1751年から伊達家の手文庫に加えられ、明治以降に福島家の手文庫となった鷹の図は経年により傷んでいましたが、この度2013年7月修復が完了いたしました。

(文責・尾暮)

修復資料つれづれの記

福島美術館では、震災で破損してしまった資料や、長く収蔵している間に壊れてしまって展示できないものが何件かあります。現在、皆さまから頂いた再開事業寄附金(七福絵ハガキ募金)や、文化庁の補助金により、少しずつ修復を進めています。その中から、今回修復が完了した2件をご紹介致します。

〈弘法大師像〉(木造 高さ14.4cm 江戸以降)

こちらは、震災時に展示していたもの。落ちてきたキャプションが当たり、左手首からスパッと取れてしまいました。文化庁宮城県被災ミュージアム再興事業プランの補助金で、東北古典彫刻修復研究所に修復を依頼しました。

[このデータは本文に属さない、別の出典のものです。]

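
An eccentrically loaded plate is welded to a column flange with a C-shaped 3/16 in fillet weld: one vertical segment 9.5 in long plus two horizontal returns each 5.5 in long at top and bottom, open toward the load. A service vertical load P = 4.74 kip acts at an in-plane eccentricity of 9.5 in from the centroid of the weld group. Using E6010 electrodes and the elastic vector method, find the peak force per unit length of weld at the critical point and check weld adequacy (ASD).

E60XX → F_EXX = 60 ksi.
Total weld length L_w = 20.5 in. Treat welds as unit-width lines.
Centroid: x̄ = 2×5.5×2.75 / 20.5 = 1.476 in from the vertical weld.
Polar moment about centroid: J = I_x + I_y = [9.5³/12 + 2×5.5×4.75²] + [9.5×1.476² + 2(5.5³/12 + 5.5×1.274²)] = 385.9 in³.
Direct shear f_v = P/L_w = 4.74 / 20.5 = 0.2312 kip/in (vertical).
Torsion M = P·e = 4.74 × 9.5 = 45.03 kip·in.
Critical point at (x, y) = (4.024, 4.75) from centroid. f_tx = M·y/J = 0.5542 kip/in; f_ty = M·x/J = 0.4696 kip/in.
Resultant f_max = √[f_tx² + (f_v + f_ty)²] = √[0.5542² + (0.2312 + 0.4696)²] = 0.8935 kip/in.
Capacity per unit length: r_n/Ω = (1/2.0) × 0.6 × 60 × (0.707 × 0.1875) = 2.386 kip/in.
0.8935 ≤ 2.386 → adequate.

f_max ≈ 0.893 kip/in; adequate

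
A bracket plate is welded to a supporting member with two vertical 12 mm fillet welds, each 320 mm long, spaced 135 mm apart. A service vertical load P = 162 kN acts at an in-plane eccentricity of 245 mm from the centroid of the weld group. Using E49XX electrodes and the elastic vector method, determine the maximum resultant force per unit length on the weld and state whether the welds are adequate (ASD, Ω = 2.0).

f_max ≈ 950 N/mm; adequate

E49XX → F_EXX = 490 MPa.
Total weld length L_w = 640 mm. Treat welds as unit-width lines.
Polar moment about centroid: J = 2[d³/12 + d(b/2)²] = 2[320³/12 + 320×67.5²] = 8377000 mm³.
Direct shear f_v = P/L_w = 162×10³ / 640 = 253.1 N/mm (vertical).
Torsion M = P·e = 162×10³ × 245 = 39690000 N·mm.
Critical point at (x, y) = (67.5, 160) from centroid. f_tx = M·y/J = 758 N/mm; f_ty = M·x/J = 319.8 N/mm.
Resultant f_max = √[f_tx² + (f_v + f_ty)²] = √[758² + (253.1 + 319.8)²] = 950.2 N/mm.
Capacity per unit length: r_n/Ω = (1/2.0) × 0.6 × 490 × (0.707 × 12) = 1247 N/mm.
950.2 ≤ 1247 → adequate.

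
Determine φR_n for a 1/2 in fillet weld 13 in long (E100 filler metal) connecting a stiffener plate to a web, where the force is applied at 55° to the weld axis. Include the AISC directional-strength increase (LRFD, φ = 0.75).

φR_n ≈ 283 kip

E100XX → F_EXX = 100 ksi.
t_e = 0.707 × 0.5 = 0.3535 in; A_we = 0.3535 × 13 = 4.595 in².
Directional factor: 1.0 + 0.5 sin^1.5(55°) = 1.371.
F_nw = 0.6 × 100 × 1.371 = 82.24 ksi.
φR_n = 0.75 × 82.24 × 4.595 = 283.5 kip.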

修復作業は7月4日の午前中に、館内の学芸室で行われました。像全体のクリーニングをしてから、膠(にかわ)による剥落(はくらく)止め・手の接着に取り掛かります。クリーニングを始めると、長い間に溜(た)まっていたホコリがどんどん取れて衣紋(えもん)や表情がはっきり。左手の接着作業が終わった頃には、大師様もホッとしたお顔に見えました。現在、2階常設展示室に展示中です。


真空管ラヂオ3台

3台とも、昭和10年代に製造された貴重なラヂオ。福島家で実際に使用されていたもので、美術館に収蔵された時に既に鳴らなかったもの。こちらは、皆さまから頂いた寄附金で、仙台在住で真空管ラヂオの収集・修理をなさっている笹川皓(あきら)氏に依頼しました。

3台とも改造されており、修理には2週間かかりました。それでも、3台のうち2台のラヂオ(タイガー電機製と写真の三田無線研究所製)は、コードや真空管を取り替えたら、実際に使用できるものだったのです!残念ながら1台(海外のメーカーEmerson製)は、回路や配線が複雑とのことだったので、観賞用としてクリーニングをして頂きました。

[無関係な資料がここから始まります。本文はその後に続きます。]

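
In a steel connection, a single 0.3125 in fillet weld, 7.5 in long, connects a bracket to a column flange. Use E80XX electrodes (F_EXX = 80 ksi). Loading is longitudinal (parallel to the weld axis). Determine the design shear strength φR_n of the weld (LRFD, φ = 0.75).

Effective throat t_e = 0.707 × 0.3125 = 0.2209 in.
Total length L = 7.5 in; A_we = 0.2209 × 7.5 = 1.657 in².
F_nw = 0.6 F_EXX = 0.6 × 80 = 48 ksi.
φR_n = 0.75 × 48 × 1.657 = 59.65 kip.

φR_n ≈ 59.7 kip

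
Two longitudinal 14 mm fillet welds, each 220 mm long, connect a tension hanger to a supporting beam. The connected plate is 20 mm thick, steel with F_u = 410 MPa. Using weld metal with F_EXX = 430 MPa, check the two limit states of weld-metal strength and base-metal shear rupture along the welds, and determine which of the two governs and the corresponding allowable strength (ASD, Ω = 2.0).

t_e = 0.707 × 14 = 9.898 mm; L = 440 mm.
Weld metal: R_n/Ω = (1/2.0) × 0.6 × 430 × 9.898 × 440 × 10⁻³ = 561.8 kN.
Base metal (shear rupture): R_n/Ω = (1/2.0) × 0.6 × 410 × 20 × 440 × 10⁻³ = 1082 kN.
Governing: weld metal.

R_n/Ω ≈ 562 kN (weld metal governs)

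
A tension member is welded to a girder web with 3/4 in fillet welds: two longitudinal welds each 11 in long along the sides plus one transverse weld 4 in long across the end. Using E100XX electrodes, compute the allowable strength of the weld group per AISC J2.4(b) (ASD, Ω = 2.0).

E100XX → F_EXX = 100 ksi.
t_e = 0.707 × 0.75 = 0.5302 in.
R_nwl = 0.6 × 100 × 0.5302 × 22 = 699.9 kip (longitudinal, 2 welds).
R_nwt = 0.6 × 100 × 0.5302 × 4 = 127.3 kip (transverse, base value).
(i) R_nwl + R_nwt = 827.2 kip; (ii) 0.85 R_nwl + 1.5 R_nwt = 785.8 kip.
R_n = max = 827.2 kip [governs: (i)]; R_n/Ω = 413.6 kip.

R_n/Ω ≈ 414 kip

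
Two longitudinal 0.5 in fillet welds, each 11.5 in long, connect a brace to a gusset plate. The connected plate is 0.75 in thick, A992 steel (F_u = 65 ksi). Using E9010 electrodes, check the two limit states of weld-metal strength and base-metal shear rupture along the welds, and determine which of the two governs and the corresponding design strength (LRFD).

E90XX → F_EXX = 90 ksi.
t_e = 0.707 × 0.5 = 0.3535 in; L = 23 in.
Weld metal: φR_n = 0.75 × 0.6 × 90 × 0.3535 × 23 = 329.3 kips.
Base metal (shear rupture): φR_n = 0.75 × 0.6 × 65 × 0.75 × 23 = 504.6 kips.
Governing: weld metal.

φR_n ≈ 329 kips (weld metal governs)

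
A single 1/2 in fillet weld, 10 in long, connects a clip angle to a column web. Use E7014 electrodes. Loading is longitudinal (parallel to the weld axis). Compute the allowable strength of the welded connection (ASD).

R_n/Ω ≈ 74.2 kip

E70XX → F_EXX = 70 ksi.
Effective throat t_e = 0.707 × 0.5 = 0.3535 in.
Total length L = 10 in; A_we = 0.3535 × 10 = 3.535 in².
F_nw = 0.6 F_EXX = 0.6 × 70 = 42 ksi.
R_n = 42 × 3.535 = 148.5 kip; R_n/Ω = 148.5/2.0 = 74.23 kip.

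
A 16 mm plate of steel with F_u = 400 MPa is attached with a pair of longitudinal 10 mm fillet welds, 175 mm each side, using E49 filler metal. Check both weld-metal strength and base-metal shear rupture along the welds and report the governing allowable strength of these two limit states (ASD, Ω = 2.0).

R_n/Ω ≈ 364 kN (weld metal governs)

E49XX → F_EXX = 490 MPa.
t_e = 0.707 × 10 = 7.07 mm; L = 350 mm.
Weld metal: R_n/Ω = (1/2.0) × 0.6 × 490 × 7.07 × 350 × 10⁻³ = 363.8 kN.
Base metal (shear rupture): R_n/Ω = (1/2.0) × 0.6 × 400 × 16 × 350 × 10⁻³ = 672 kN.
Governing: weld metal.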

修理後、初めてスピーカーからクリアで深みのある音が流れた時には、その部屋だけ昭和にタイムスリップしたように思えました。現在2階常設展示室に展示されていますが、イベントやお茶の時間に皆さまに試聴して頂こうと考えています。〈文責:小林〉


ご報告

皆さまから頂いた七福絵ハガキ募金により表の鷹図を含め掛け軸6件(7点 896,700円)、前述の補助金により掛け軸1件(2点)の修復が完了致しました。